Fokine premiered the ballet back in 1907 at the Maryinsky Theatre in St. Petersburg, calling it Chopiniana and casting Anna Pavlova as the female lead. He revised it the following year, pairing Vaslav Nijinsky with Pavlova. The final tweak and a name change came the next year, 1909, when Les Sylphides debuted in Paris. Over the years, after leaving Russia, Fokine set it on numerous companies, including New York's ABT, where he was chief choreographer in the early '40s.

In the 30-minute piece, a young poet wanders into a forest and dances with the woodland sylphs of his imagination. But the ballet broke from romantic tradition by stripping away a strong narrative.

"It's the poet's dream," Walker explained. "There's no real story."

The ambitious Tucson staging deploys some 20 dancers, including four soloists and 16 members of the corps. The young women are all dressed in long, white romantic gowns, and the lone male is attired in a white flowing poet's shirt and tights, and a black velvet vest.

Sixteen-year-old Samuel Greenberg takes the part of the poet.

"He's so classical; he's perfect in the part," Walker said.

Brittany DeGrofft and Alexis Mondragon alternate in the pas de deux. Cassie Salmen and Krista Zegura take turns on a solo, and Hallie Edmonds and Laura Meckstroth alternate the third featured female role.

"There are seven movements," Walker said. "The corps parts are hard, too. It's good training for our dancers."

Pianist Tentser was born in Ukraine and trained in Moscow, immigrating to the United States in 1990. He picked up a doctorate in music at the UA, and locally has played with the Tucson Symphony, Southern Arizona Symphony, Catalina Chamber Orchestra and Day Star Chamber Players.

"He plays with so much feeling," Walker said. "And he's very aware of the dance tempos."

Les Sylphides closes the three-part concert.

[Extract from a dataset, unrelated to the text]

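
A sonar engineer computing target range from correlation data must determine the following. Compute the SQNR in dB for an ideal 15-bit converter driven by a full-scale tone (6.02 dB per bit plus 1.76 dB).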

The show opens with "Metamorphosis," a new contemporary ballet by McKenzie that showcases 13 of the troupe's most advanced dancers, the high schoolers in its senior company. Set to music by Philip Glass, the fast-paced work is a "huffer-puffer," Walker said. "It's hard."

Walker follows up with her "Sweet Suite," a more classical ballet for the young apprentices in the junior company. "The audience enjoys seeing the senior company and then seeing who's coming up."

"Eine Kleine Nachtmusik," a McKenzie ballet set to the familiar Mozart music, is "classical, but a very bright, cheery ballet," according to Walker. A work for nine, it features members of the junior company and the senior apprentices.

The second act of the show highlights new work by two young dancers who have featured roles in Les Sylphides. Salmen, who's just been accepted into the competitive UA dance program, premieres "Identity Clash," a dance for nine that's a "contemporary ballet on pointe with jazz influences."

Mondragon, a high school junior, presents "Ombra," a more classical ballet quartet.

"Alexis has studied at ABT and the Miami City Ballet," Walker said. "She's Balanchine-oriented and that comes out in her dance."

The troupe's youngest dancers get a chance to strut their stuff in "Stir Fry," a humorous Walker piece that encases fifth, sixth and seventh graders in vegetable suits.

"They're carrots and peas," Walker said. "And the onions make everybody cry. This is the second time we're performing it; it's so popular. The audience loves it."